In other words, the lenses were just as likely to be wearing them as protective clothing, according the researchers.
“The helmet and the gloves and the protective head gear were actually wearing the prescription lenses as well,” Kohn said.
“And we saw that the prescription lens user group was a little bit more likely to have a concussion than the non-prescription lens user.”
Kohn and his colleagues compared the number of concussion-related hospitalizations in a large cohort of prescription glasses users to the number in a similar group of non-users.
Their results were striking: Of the roughly 4.5 million people in the study, about 70 percent of prescription users had a concussion, while about 70 of the non–prescription users had one.
“This is an incredibly important finding because it shows the extent to which prescription lenses are potentially contributing to the high rates of concussion among prescription users,” Kalkin said.
The researchers said prescription lenses should be replaced by non–glove-like protective eyewear that is easily removable.
But they warned that not replacing prescription lenses is not necessarily a bad idea.
“If we were to replace a lens with something else, like a helmet or something that can be easily removed, then we’re just creating an even greater risk of getting injured,” Kankin said, noting that wearing prescription glasses might be necessary for some people.
“For a lot of people, their lenses are not really protecting them.
They’re just a piece of protective equipment that they can use for their daily activities.”
The researchers also found that prescription lenses were not protective enough for all patients.
The number of patients with a concussion-like incident that required hospitalization was higher among those who had prescription lenses than among those without.
“People who had prescriptions for prescription lenses had a much higher rate of concussion,” Karkin said of the study participants.
“They were more likely than the people who did not have prescription lenses to have been involved in a collision.
That may have been related to the fact that people who had a prescription had a larger percentage of those injuries, which were more concussions.”
The findings are significant because prescription lenses account for about 1 in 100,000 to 1 in 3,000 concussions in the United States.
And the researchers said it’s important to look beyond the number who are injured.
“One of the big questions that has been raised is how can you predict how many people are injured by wearing prescription lenses,” Kinkin said and added that the researchers are working to improve their models.
“It’s something that we hope to be able to improve on and to get more accurate predictions,” Kaidan said.
However, Kohn cautioned that the study has limitations.

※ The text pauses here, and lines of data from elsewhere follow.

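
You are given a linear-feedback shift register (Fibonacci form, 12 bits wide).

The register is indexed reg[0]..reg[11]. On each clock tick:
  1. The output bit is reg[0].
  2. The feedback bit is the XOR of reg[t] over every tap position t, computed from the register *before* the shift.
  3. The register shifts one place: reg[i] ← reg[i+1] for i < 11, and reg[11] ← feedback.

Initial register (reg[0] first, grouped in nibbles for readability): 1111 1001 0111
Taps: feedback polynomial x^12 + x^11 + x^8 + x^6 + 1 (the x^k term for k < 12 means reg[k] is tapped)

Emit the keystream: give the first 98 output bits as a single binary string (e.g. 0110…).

k : reg_k → out_k, fb_k
0: 111110010111 → 1, fb=0
1: 111100101110 → 1, fb=1
2: 111001011101 → 1, fb=1
3: 110010111011 → 1, fb=0
4: 100101110110 → 1, fb=0
5: 001011101100 → 0, fb=0
6: 010111011000 → 0, fb=1
7: 101110110001 → 1, fb=1
8: 011101100011 → 0, fb=0
9: 111011000110 → 1, fb=1
10: 110110001101 → 1, fb=1
11: 101100011011 → 1, fb=1
12: 011000110111 → 0, fb=0
13: 110001101110 → 1, fb=1
14: 100011011101 → 1, fb=1
15: 000110111011 → 0, fb=1
16: 001101110111 → 0, fb=0
17: 011011101110 → 0, fb=0
18: 110111011100 → 1, fb=0
19: 101110111000 → 1, fb=1
20: 011101110001 → 0, fb=0
21: 111011100010 → 1, fb=0
22: 110111000100 → 1, fb=1
23: 101110001001 → 1, fb=1
24: 011100010011 → 0, fb=1
25: 111000100111 → 1, fb=1
26: 110001001111 → 1, fb=1
27: 100010011111 → 1, fb=1
28: 000100111111 → 0, fb=1
29: 001001111111 → 0, fb=1
30: 010011111111 → 0, fb=1
31: 100111111111 → 1, fb=0
32: 001111111110 → 0, fb=0
33: 011111111100 → 0, fb=0
34: 111111111000 → 1, fb=1
35: 111111110001 → 1, fb=1
36: 111111100011 → 1, fb=1
37: 111111000111 → 1, fb=0
38: 111110001110 → 1, fb=0
39: 111100011100 → 1, fb=0
40: 111000111000 → 1, fb=1
41: 110001110001 → 1, fb=1
42: 100011100011 → 1, fb=1
43: 000111000111 → 0, fb=1
44: 001110001111 → 0, fb=0
45: 011100011110 → 0, fb=1
46: 111000111101 → 1, fb=0
47: 110001111010 → 1, fb=1
48: 100011110101 → 1, fb=1
49: 000111101011 → 0, fb=1
50: 001111010111 → 0, fb=1
51: 011110101111 → 0, fb=1
52: 111101011111 → 1, fb=1
53: 111010111111 → 1, fb=0
54: 110101111110 → 1, fb=1
55: 101011111101 → 1, fb=0
56: 010111111010 → 0, fb=0
57: 101111110100 → 1, fb=0
58: 011111101000 → 0, fb=0
59: 111111010000 → 1, fb=1
60: 111110100001 → 1, fb=1
61: 111101000011 → 1, fb=0
62: 111010000110 → 1, fb=1
63: 110100001101 → 1, fb=1
64: 101000011011 → 1, fb=1
65: 010000110111 → 0, fb=0
66: 100001101110 → 1, fb=1
67: 000011011101 → 0, fb=0
68: 000110111010 → 0, fb=0
69: 001101110100 → 0, fb=1
70: 011011101001 → 0, fb=1
71: 110111010011 → 1, fb=0
72: 101110100110 → 1, fb=0
73: 011101001100 → 0, fb=1
74: 111010011001 → 1, fb=1
75: 110100110011 → 1, fb=1
76: 101001100111 → 1, fb=1
77: 010011001111 → 0, fb=0
78: 100110011110 → 1, fb=0
79: 001100111100 → 0, fb=0
80: 011001111000 → 0, fb=0
81: 110011110000 → 1, fb=0
82: 100111100000 → 1, fb=0
83: 001111000000 → 0, fb=0
84: 011110000000 → 0, fb=0
85: 111100000000 → 1, fb=1
86: 111000000001 → 1, fb=0
87: 110000000010 → 1, fb=1
88: 100000000101 → 1, fb=0
89: 000000001010 → 0, fb=1
90: 000000010101 → 0, fb=1
91: 000000101011 → 0, fb=1
92: 000001010111 → 0, fb=1
93: 000010101111 → 0, fb=1
94: 000101011111 → 0, fb=0
95: 001010111110 → 0, fb=0
96: 010101111100 → 0, fb=0
97: 101011111000 → 1, fb=1

11111001011101100011011101110001001111111110001110001111010111111010000110111010011001111000000001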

“Our sample size was limited, so we can’t say how many cases we’re talking about,” Kanks said.
Kankins team also noted that many prescription lenses have different lens designs, and they cannot be compared to each other.
“You need to know what the lenses are made of and how they function, because you can’t compare one lens to another,” Kiskin said at the news conference.
“I think that is a good point to note.”
The study was supported by grants from the National Institute of Neurological Disorders and Stroke and the National Institutes of Health.
The Johns Hopkins team, including coauthors Robert J. Brown and Mark E. Rifkin, MD and senior author of the current study, has reported on prescription lenses in the Journal of the American Medical Association.
The University of Pittsburgh and the Johns Hopkins researchers have also published research related to prescription lenses.